Please email them to me, and note which version it was on and which version you upgraded to.
Strip all info that is PII and similar as I would like to include them in test, which means checking them into git.
@kradalby commented on GitHub (Feb 6, 2025):
Only public, so I would same username, hostname and potentially email is the relevant.
please test a copy so it actually still breaks when I am sent, as in, dont remove something that "fixes" the problem.
@vbrandl commented on GitHub (Feb 6, 2025):
I sent you a mail with my broken DB and between which versions the bug appeared.

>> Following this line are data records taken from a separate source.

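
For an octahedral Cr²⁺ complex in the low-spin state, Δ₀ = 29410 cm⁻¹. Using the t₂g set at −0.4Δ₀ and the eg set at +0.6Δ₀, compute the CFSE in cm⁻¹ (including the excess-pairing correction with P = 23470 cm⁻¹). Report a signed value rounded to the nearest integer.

Cr²⁺: group 6, so d-count = 6 − 2 = 4.
Electron filling gives t₂g⁴ eg⁰.
CFSE(orbital) = 4×(-0.4Δ₀) + 0×(0.6Δ₀) = -1.6Δ₀; with Δ₀ = 29410 cm⁻¹ that is -47056 cm⁻¹.
Relative to high-spin t₂g³ eg¹ (0 paired), the low-spin configuration has 1 additional pair, contributing +1 × 23470 = +23470 cm⁻¹.
Combining: -47056 + 23470 = -23586 cm⁻¹.

-23586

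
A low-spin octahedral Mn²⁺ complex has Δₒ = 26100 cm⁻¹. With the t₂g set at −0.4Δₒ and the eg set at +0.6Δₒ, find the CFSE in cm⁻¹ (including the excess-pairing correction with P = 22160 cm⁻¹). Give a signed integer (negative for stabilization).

Group 7 minus oxidation state +2 gives a d⁵ configuration for Mn²⁺.
Configuration: t₂g⁵ eg⁰.
Orbital CFSE = 5(-0.4) + 0(0.6) = -2.0Δₒ = -2.0 × 26100 = -52200 cm⁻¹.
High-spin d⁵ would be t₂g³ eg² with 0 pairs; low-spin has 2, so 2 excess pairs cost +2P = +44320 cm⁻¹.
Combining: -52200 + 44320 = -7880 cm⁻¹.

-7880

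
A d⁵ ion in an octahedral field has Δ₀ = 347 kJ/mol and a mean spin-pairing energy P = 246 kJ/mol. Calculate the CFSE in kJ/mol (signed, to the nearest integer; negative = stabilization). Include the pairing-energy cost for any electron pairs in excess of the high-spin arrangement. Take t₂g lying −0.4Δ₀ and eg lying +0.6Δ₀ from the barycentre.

-202

Since Δ₀ = 347 kJ/mol > P = 246 kJ/mol, the complex adopts the low-spin configuration.
That gives t₂g⁵ eg⁰.
Orbital CFSE = -2.0Δ₀ = -2.0 × 347 = -694 kJ/mol.
Excess pairs vs high-spin: 2 − 0 = 2; pairing cost = +492 kJ/mol.
Net CFSE = -694 + 492 = -202 kJ/mol.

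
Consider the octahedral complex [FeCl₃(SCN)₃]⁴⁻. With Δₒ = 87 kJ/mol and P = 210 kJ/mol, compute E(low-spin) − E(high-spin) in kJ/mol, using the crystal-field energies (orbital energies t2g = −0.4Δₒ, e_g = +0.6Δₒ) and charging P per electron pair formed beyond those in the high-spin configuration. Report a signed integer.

Ligand charges: 3×(-1) from Cl⁻ and 3×(-1) from SCN⁻ sum to -6; with overall charge -4, Fe is +2.
Fe is in group 8, so Fe²⁺ is d⁶ (8 − 2 = 6).
High-spin: t2g^4 e_g^2, CFSE = -0.4Δₒ = -35 kJ/mol.
Low-spin: t2g^6 e_g^0, orbital CFSE = -2.4Δₒ = -209 kJ/mol; plus 2 excess pairs × P = +420 kJ/mol; total 211 kJ/mol.
The difference is 211 − (-35) = 246 kJ/mol, so high-spin lies lower.

246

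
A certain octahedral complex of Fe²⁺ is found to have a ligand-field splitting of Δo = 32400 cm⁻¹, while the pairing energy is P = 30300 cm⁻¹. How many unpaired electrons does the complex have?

0

Fe²⁺: group 8, so d-count = 8 − 2 = 6.
With Δo > P the complex is low-spin.
Configuration: t2g^6 e_g^0.
Unpaired electrons: 0.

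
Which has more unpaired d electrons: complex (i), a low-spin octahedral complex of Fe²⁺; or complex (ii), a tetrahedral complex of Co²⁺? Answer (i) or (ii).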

@xcjs commented on GitHub (Feb 6, 2025):
Not the developer, but thanks for doing that! I hadn't gotten around to scrubbing mine yet, and I also wasn't exactly sure what version I was on.
@vbrandl commented on GitHub (Feb 6, 2025):
I sent @kradalby the script, too, but if you are interested, here is what I did to strip my DB:
I overwrite all PII columns (at least all columns I could find), then I dumped the DB and imported it into a new, clean SQLite DB, to remove possible dead rows, that still contain the old PII.
And as luck would have it, I didn't remove the previous docker image so I knew my update path :)
@kradalby commented on GitHub (Feb 7, 2025):
I've posted a fix for the pre_auth_key constraint failure now, I am going to test it a bit and then release it to
0.24.3and0.25.0-beta.2.https://github.com/juanfont/headscale/compare/v0.24.2...kradalby:headscale:kradalby/release-v0.24.3?expand=1
@kradalby commented on GitHub (Feb 7, 2025):
I'm gonna close this ticket after those releases as it is now a mash of different version and different foreign key errors.
If you are running into more issues, always try to upgrade straight to the latest version (
0.24.3) which contains most fixes.If you are still having problems, please open a new issue, but be explicit about:
I also appreciate databases being emailed to me stripped of info so I can check them in to git as a part of tests.
@danielw97 commented on GitHub (Feb 7, 2025):
Thanks a lot, I've tested the migration from my 0.23.0 alpha database that I kept a backup copy of going to 0.25.0 beta 2 and things now work as expected.
Appreciate your work on this, I'll also send you a copy of the old database after I strip it.